Sweatervests and bowties

So Jim Tressel has been hired as the new president of Youngstown State University. Sports Illustrated has already addressed the sports angle in a way that sums up lots of my feelings, so no need to rehash that here, I suppose.

Tressel--and lots of other coaches--clearly has some great qualifications for a position like this. He's glad-handed donors to raise funds, served as the public face of a university--even if he had to share the spotlight with E. Gordon Gee, the actual president at Ohio State (and a dude who--gasp--had been a professor, and burnished his credentials with a ludicrous bow tie)--he worked for, and been involved with running major departments with huge budgets and myriad employees. He may turn out to be a great fit, and incredibly adept.

But can we also take a minute to ridicule whoever edited Tressel's Wikipedia entry to identify him as "an educator and former American football coach"? I'll acknowledge that coaches can teach their athletes a heck of a lot, but the lessons Tressel has imparted...seem not to have been consistently those most of us would want college students to learn. And I'll acknowledge that most professors are the last people you'd want running anything of substance that involves practical approaches to complex problems, quick action over careful discussion, and meeting deadlines within cost constraints, nor are they always models of virtue.

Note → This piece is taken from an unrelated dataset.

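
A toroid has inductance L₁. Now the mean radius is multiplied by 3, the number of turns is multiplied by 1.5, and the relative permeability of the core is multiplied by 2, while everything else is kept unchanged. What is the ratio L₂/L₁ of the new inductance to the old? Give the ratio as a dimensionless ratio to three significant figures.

For a toroid, L ∝ μᵣN²A/R.
L₂/L₁ = (3)^-1 × (1.5)^2 × (2) = 1.50.

L₂/L₁ = 1.50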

Tressel may prove to be great at this job. He may recognize that he needs to delegate key duties to people with more experience in higher education, may realize that he needs to use his position to bolster a strong academic vice president's work and vision, may take seriously his responsibility to various components of his university--including athletics, of course, but also academics, and student services, areas in which he has less experience.

Many university administrations have already moved toward a business model, and many have expanded rapidly in the last few decades to extend new services to their "customers." Some of this is positive--some of the business approaches are efficient and practical, while some of those additional services make possible the success of students who would have struggled far more, if they even attended college, a few years ago--but some of it also draws resources away from universities' central mission of education. I can think broadly of a college education as involving far more than academics, but I also worry that that component is being increasingly marginalized. And in the case of Tressel, who will be expected to uphold Youngstown State's Code of Student Conduct, I can't help but think that important parts of that larger education--academics and otherwise--are being compromised.